Ken Segall, former Apple creative director, advertising veteran, and one-time ally of Steve Jobs, is worried that Apple is losing some of its personality under CEO Tim Cook.
Segall, who was responsible for some of Apple’s definitive campaigns such as “Think Different” as well as the name iMac, reveals how Steve Jobs was obsessed with creating an aura that made people “lust” for his products in a new interview with The Telegraph.
Segall believes that this feeling has been waining under Tim Cook’s leadership over the past several years. He believes that Apple’s failure to take advantage of customer loyalty through “emotional marketing campaigns” will soon become an issue for the Cupertino company as it readies itself for a cooling market.

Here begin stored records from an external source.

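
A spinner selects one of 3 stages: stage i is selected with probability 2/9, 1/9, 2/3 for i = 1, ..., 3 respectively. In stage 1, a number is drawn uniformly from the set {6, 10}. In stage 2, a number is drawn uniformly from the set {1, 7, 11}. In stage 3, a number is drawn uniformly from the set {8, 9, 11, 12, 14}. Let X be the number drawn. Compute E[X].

E[X | stage 1] = (6+10)/2 = 8.
E[X | stage 2] = (1+7+11)/3 = 19/3.
E[X | stage 3] = (8+9+11+12+14)/5 = 54/5.
E[X] = (2/9)·(8) + (1/9)·(19/3) + (2/3)·(54/5) = 1307/135.

1307/135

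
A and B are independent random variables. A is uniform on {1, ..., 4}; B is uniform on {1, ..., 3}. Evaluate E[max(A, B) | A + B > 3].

29/9

Outcomes with A + B > 3: (1,3), (2,2), (2,3), (3,1), (3,2), (3,3), (4,1), (4,2), (4,3), each with probability 1/12.
E[max(A, B) | A + B > 3] = (3 + 2 + 3 + 3 + 3 + 3 + 4 + 4 + 4) / 9 = 29/9.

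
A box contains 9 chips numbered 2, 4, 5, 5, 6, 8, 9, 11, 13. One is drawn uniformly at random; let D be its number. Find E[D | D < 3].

P(D < 3) = 1/9.
Σ over the event: 2·1/9 = 2/9.
E[D | D < 3] = (2/9) / (1/9) = 2.

2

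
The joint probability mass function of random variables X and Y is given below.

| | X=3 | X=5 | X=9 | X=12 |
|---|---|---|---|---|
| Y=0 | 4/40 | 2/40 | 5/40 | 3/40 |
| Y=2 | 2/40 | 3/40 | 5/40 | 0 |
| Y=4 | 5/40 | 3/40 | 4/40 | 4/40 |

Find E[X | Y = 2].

33/5

P(Y = 2) = 1/4.
Summing X·P(X=x,Y=y) over the conditioning event gives 33/20.
E[X | Y = 2] = (33/20) / (1/4) = 33/5.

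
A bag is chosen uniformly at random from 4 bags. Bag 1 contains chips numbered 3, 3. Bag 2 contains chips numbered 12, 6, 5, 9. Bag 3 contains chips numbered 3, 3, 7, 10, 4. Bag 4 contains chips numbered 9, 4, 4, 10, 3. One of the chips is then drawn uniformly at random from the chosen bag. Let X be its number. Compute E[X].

E[X | bag 1] = (3+3)/2 = 3.
E[X | bag 2] = (12+6+5+9)/4 = 8.
E[X | bag 3] = (3+3+7+10+4)/5 = 27/5.
E[X | bag 4] = (9+4+4+10+3)/5 = 6.
By the law of total expectation,
E[X] = (1/4)·(3) + (1/4)·(8) + (1/4)·(27/5) + (1/4)·(6) = 28/5.

28/5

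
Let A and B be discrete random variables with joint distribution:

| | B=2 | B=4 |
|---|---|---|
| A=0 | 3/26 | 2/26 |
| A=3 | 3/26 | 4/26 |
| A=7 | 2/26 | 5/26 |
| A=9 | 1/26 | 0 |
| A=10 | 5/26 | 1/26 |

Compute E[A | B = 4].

P(B = 4) = 6/13.
Σ A·P over the event = 0·(2/26) + 3·(4/26) + 7·(5/26) + 10·(1/26) = 57/26.
E[A | B = 4] = (57/26) / (6/13) = 19/4.

19/4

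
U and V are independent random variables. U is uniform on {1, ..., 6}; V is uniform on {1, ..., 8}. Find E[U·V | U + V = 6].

P(U + V = 6) = 5/48.
Summing UV·P(x,y) over outcomes with U + V = 6 gives 35/48.
E[U·V | U + V = 6] = (35/48) / (5/48) = 7.

7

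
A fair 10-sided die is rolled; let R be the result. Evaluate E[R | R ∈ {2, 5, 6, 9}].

11/2

P(R ∈ {2, 5, 6, 9}) = 2/5.
Σ over the event: 2·1/10 + 5·1/10 + 6·1/10 + 9·1/10 = 11/5.
E[R | R ∈ {2, 5, 6, 9}] = (11/5) / (2/5) = 11/2.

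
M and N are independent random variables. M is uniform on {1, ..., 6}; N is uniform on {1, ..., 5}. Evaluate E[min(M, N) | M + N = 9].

Outcomes with M + N = 9: (4,5), (5,4), (6,3), each with probability 1/30.
E[min(M, N) | M + N = 9] = (4 + 4 + 3) / 3 = 11/3.

11/3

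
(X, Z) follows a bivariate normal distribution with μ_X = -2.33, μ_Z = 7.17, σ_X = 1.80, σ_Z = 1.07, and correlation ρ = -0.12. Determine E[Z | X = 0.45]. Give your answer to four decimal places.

6.9717

E[Z | X=x] = μ_Z + ρ(σ_Z/σ_X)(x − μ_X) for jointly normal variables.
E[Z | X=0.45] = 7.17 + (-0.12)·(1.07/1.80)·(0.45 − (-2.33)) = 7.17 + (-0.071333)·(2.78) = 6.9717.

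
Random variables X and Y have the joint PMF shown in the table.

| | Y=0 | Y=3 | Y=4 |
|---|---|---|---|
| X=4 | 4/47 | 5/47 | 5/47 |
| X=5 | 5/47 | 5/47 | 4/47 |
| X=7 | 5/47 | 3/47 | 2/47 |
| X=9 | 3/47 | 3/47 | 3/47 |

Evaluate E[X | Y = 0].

103/17

P(Y = 0) = 17/47.
Σ X·P over the event = 4·(4/47) + 5·(5/47) + 7·(5/47) + 9·(3/47) = 103/47.
E[X | Y = 0] = (103/47) / (17/47) = 103/17.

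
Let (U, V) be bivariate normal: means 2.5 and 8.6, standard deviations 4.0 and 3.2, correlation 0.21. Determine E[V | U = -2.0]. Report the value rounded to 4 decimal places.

7.8440

For a bivariate normal, E[V | U=x] = μ_V + ρ·(σ_V/σ_U)·(x − μ_U).
E[V | U=-2.0] = 8.6 + (0.21)·(3.2/4.0)·(-2.0 − (2.5)) = 8.6 + (0.168)·(-4.5) = 7.8440.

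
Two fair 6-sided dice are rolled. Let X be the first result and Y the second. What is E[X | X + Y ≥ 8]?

14/3

P(X + Y ≥ 8) = 5/12.
Summing X·P(x,y) over outcomes with X + Y ≥ 8 gives 35/18.
E[X | X + Y ≥ 8] = (35/18) / (5/12) = 14/3.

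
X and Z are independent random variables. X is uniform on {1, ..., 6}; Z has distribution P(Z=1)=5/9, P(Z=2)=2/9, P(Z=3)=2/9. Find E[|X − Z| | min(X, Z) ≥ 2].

17/10

P(min(X, Z) ≥ 2) = 10/27.
Summing |X−Z|·P(x,y) over outcomes with min(X, Z) ≥ 2 gives 17/27.
E[|X − Z| | min(X, Z) ≥ 2] = (17/27) / (10/27) = 17/10.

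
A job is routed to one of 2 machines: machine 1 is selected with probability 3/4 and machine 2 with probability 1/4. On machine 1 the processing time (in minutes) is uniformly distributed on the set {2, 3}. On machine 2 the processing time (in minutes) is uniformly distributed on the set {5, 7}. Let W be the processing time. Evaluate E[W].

E[W | machine 1] = (2+3)/2 = 5/2.
E[W | machine 2] = (5+7)/2 = 6.
E[W] = (3/4)·(5/2) + (1/4)·(6) = 27/8.

27/8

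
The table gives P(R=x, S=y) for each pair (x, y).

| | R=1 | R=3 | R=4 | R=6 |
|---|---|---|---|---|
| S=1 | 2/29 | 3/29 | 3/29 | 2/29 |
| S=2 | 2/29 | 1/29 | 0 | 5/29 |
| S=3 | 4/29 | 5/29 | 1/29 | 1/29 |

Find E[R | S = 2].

P(S = 2) = 8/29.
Σ R·P over the event = 1·(2/29) + 3·(1/29) + 6·(5/29) = 35/29.
E[R | S = 2] = (35/29) / (8/29) = 35/8.

35/8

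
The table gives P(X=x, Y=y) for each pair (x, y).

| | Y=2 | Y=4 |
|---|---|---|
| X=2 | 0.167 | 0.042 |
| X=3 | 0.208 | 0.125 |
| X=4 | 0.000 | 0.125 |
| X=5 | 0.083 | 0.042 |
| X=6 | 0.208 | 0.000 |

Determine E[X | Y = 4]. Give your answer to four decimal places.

P(Y = 4) = 0.334.
Σ X·P over the event = 2·(0.042) + 3·(0.125) + 4·(0.125) + 5·(0.042) = 1.169.
E[X | Y = 4] = (1.169) / (0.334) = 3.5000.

3.5000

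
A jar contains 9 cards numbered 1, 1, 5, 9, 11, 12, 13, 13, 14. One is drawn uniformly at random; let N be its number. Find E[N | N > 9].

P(N > 9) = 5/9.
Σ over the event: 11·1/9 + 12·1/9 + 13·2/9 + 14·1/9 = 7.
E[N | N > 9] = (7) / (5/9) = 63/5.

63/5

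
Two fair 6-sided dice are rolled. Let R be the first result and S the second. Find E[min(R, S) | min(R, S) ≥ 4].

41/9

Outcomes with min(R, S) ≥ 4: (4,4), (4,5), (4,6), (5,4), (5,5), (5,6), (6,4), (6,5), (6,6), each with probability 1/36.
E[min(R, S) | min(R, S) ≥ 4] = (4 + 4 + 4 + 4 + 5 + 5 + 4 + 5 + 6) / 9 = 41/9.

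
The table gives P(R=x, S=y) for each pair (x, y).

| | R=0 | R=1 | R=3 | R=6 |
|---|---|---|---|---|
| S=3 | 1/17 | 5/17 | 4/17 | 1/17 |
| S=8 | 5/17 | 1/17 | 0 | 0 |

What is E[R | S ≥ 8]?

1/6

P(S ≥ 8) = 6/17.
Summing R·P(R=x,S=y) over the conditioning event gives 1/17.
E[R | S ≥ 8] = (1/17) / (6/17) = 1/6.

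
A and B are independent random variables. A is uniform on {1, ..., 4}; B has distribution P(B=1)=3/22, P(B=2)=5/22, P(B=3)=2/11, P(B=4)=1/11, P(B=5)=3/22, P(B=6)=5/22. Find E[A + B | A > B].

P(A > B) = 23/88.
Summing (A+B)·P(x,y) over outcomes with A > B gives 119/88.
E[A + B | A > B] = (119/88) / (23/88) = 119/23.

119/23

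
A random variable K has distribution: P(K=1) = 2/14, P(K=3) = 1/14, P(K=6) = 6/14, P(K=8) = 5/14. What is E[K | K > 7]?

P(K > 7) = 5/14.
Σ over the event: 8·5/14 = 20/7.
E[K | K > 7] = (20/7) / (5/14) = 8.

8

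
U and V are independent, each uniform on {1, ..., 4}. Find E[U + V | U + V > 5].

Outcomes with U + V > 5: (2,4), (3,3), (3,4), (4,2), (4,3), (4,4), each with probability 1/16.
E[U + V | U + V > 5] = (6 + 6 + 7 + 6 + 7 + 8) / 6 = 20/3.

20/3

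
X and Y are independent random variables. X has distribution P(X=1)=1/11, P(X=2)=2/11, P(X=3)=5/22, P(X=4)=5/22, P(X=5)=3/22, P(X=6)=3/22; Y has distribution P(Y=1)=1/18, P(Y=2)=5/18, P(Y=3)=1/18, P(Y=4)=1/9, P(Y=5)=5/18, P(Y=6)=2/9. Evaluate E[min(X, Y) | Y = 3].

P(Y = 3) = 1/18.
Summing min(X,Y)·P(x,y) over outcomes with Y = 3 gives 29/198.
E[min(X, Y) | Y = 3] = (29/198) / (1/18) = 29/11.

29/11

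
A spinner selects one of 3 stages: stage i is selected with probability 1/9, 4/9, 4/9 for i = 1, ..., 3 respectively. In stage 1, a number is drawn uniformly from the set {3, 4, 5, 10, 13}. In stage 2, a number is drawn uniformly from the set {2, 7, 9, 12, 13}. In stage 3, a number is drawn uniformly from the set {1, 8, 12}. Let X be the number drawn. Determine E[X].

E[X | stage 1] = (3+4+5+10+13)/5 = 7.
E[X | stage 2] = (2+7+9+12+13)/5 = 43/5.
E[X | stage 3] = (1+8+12)/3 = 7.
E[X] = (1/9)·(7) + (4/9)·(43/5) + (4/9)·(7) = 347/45.

347/45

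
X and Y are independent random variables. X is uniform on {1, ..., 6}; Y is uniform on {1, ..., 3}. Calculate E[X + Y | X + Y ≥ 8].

Outcomes with X + Y ≥ 8: (5,3), (6,2), (6,3), each with probability 1/18.
E[X + Y | X + Y ≥ 8] = (8 + 8 + 9) / 3 = 25/3.

25/3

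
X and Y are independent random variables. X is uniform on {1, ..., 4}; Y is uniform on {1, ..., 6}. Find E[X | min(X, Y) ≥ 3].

7/2

Outcomes with min(X, Y) ≥ 3: (3,3), (3,4), (3,5), (3,6), (4,3), (4,4), (4,5), (4,6), each with probability 1/24.
E[X | min(X, Y) ≥ 3] = (3 + 3 + 3 + 3 + 4 + 4 + 4 + 4) / 8 = 7/2.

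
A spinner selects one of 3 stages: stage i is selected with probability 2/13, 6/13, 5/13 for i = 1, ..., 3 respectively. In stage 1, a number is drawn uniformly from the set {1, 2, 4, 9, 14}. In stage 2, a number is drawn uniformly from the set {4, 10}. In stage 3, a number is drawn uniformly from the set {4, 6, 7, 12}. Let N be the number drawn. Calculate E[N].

E[N | stage 1] = (1+2+4+9+14)/5 = 6.
E[N | stage 2] = (4+10)/2 = 7.
E[N | stage 3] = (4+6+7+12)/4 = 29/4.
E[N] = (2/13)·(6) + (6/13)·(7) + (5/13)·(29/4) = 361/52.

361/52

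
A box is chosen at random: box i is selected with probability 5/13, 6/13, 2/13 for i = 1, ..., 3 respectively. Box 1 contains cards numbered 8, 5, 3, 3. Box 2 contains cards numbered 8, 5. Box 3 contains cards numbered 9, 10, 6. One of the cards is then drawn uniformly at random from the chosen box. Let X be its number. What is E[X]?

953/156

E[X | box 1] = (8+5+3+3)/4 = 19/4.
E[X | box 2] = (8+5)/2 = 13/2.
E[X | box 3] = (9+10+6)/3 = 25/3.
E[X] = (5/13)·(19/4) + (6/13)·(13/2) + (2/13)·(25/3) = 953/156.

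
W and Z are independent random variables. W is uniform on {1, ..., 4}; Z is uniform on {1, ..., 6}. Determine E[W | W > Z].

10/3

Outcomes with W > Z: (2,1), (3,1), (3,2), (4,1), (4,2), (4,3), each with probability 1/24.
E[W | W > Z] = (2 + 3 + 3 + 4 + 4 + 4) / 6 = 10/3.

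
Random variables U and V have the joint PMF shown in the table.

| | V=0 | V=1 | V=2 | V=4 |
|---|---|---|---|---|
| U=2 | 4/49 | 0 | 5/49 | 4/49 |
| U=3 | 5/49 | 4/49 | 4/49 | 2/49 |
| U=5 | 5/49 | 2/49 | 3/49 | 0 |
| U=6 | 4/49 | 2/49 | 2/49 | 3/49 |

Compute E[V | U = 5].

P(U = 5) = 10/49.
Summing V·P(U=x,V=y) over the conditioning event gives 8/49.
E[V | U = 5] = (8/49) / (10/49) = 4/5.

4/5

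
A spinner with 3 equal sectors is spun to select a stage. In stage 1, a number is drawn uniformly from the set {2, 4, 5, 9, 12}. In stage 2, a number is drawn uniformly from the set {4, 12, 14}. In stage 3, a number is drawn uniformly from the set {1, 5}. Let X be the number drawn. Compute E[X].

97/15

E[X | stage 1] = (2+4+5+9+12)/5 = 32/5.
E[X | stage 2] = (4+12+14)/3 = 10.
E[X | stage 3] = (1+5)/2 = 3.
E[X] = (1/3)·(32/5) + (1/3)·(10) + (1/3)·(3) = 97/15.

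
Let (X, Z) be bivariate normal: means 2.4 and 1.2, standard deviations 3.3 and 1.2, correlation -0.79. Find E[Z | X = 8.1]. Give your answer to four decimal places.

-0.4375

For a bivariate normal, E[Z | X=x] = μ_Z + ρ·(σ_Z/σ_X)·(x − μ_X).
E[Z | X=8.1] = 1.2 + (-0.79)·(1.2/3.3)·(8.1 − (2.4)) = 1.2 + (-0.287273)·(5.7) = -0.4375.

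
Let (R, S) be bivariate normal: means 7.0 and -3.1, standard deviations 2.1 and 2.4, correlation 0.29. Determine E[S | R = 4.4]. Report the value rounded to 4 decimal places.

For a bivariate normal, E[S | R=x] = μ_S + ρ·(σ_S/σ_R)·(x − μ_R).
E[S | R=4.4] = -3.1 + (0.29)·(2.4/2.1)·(4.4 − (7.0)) = -3.1 + (0.33143)·(-2.6) = -3.9617.

-3.9617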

“These days, Apple does a different campaign for a different phone which I always thought was a lost opportunity,” says Segall. “They should be building a personality for the phone, a thing that people might want to be part of because it rises above the features of the moment.
“That is the challenge, when you are in a more mature category and the feature differences are significantly less, how do you advertise something like that? That is where the skill of the marketer comes into play,” continues Segall.
Segall suggests that Apple’s current CEO might be playing it safe in terms of marketing strategy. “Tim Cook goes by recommendation of the people around him,” he said, adding that those people were “a little vanilla.” Segall continued: “In a big company environment people tend to get safer … In the old days, Apple used to do things that get a lot of attention.”
Segall mentions that Apple’s loyal iPhone following might begin to “think twice” about purchasing the next model. Apple has recently focused its marketing campaigns on single features, such as the “Shot on iPhone” series.
“They should be building a personality for the phone,” he said, “a thing that people might want to be part of because it rises above the features of the moment.” Segall believes this would help Apple rise above the competition at a time when smartphone sales are slowing.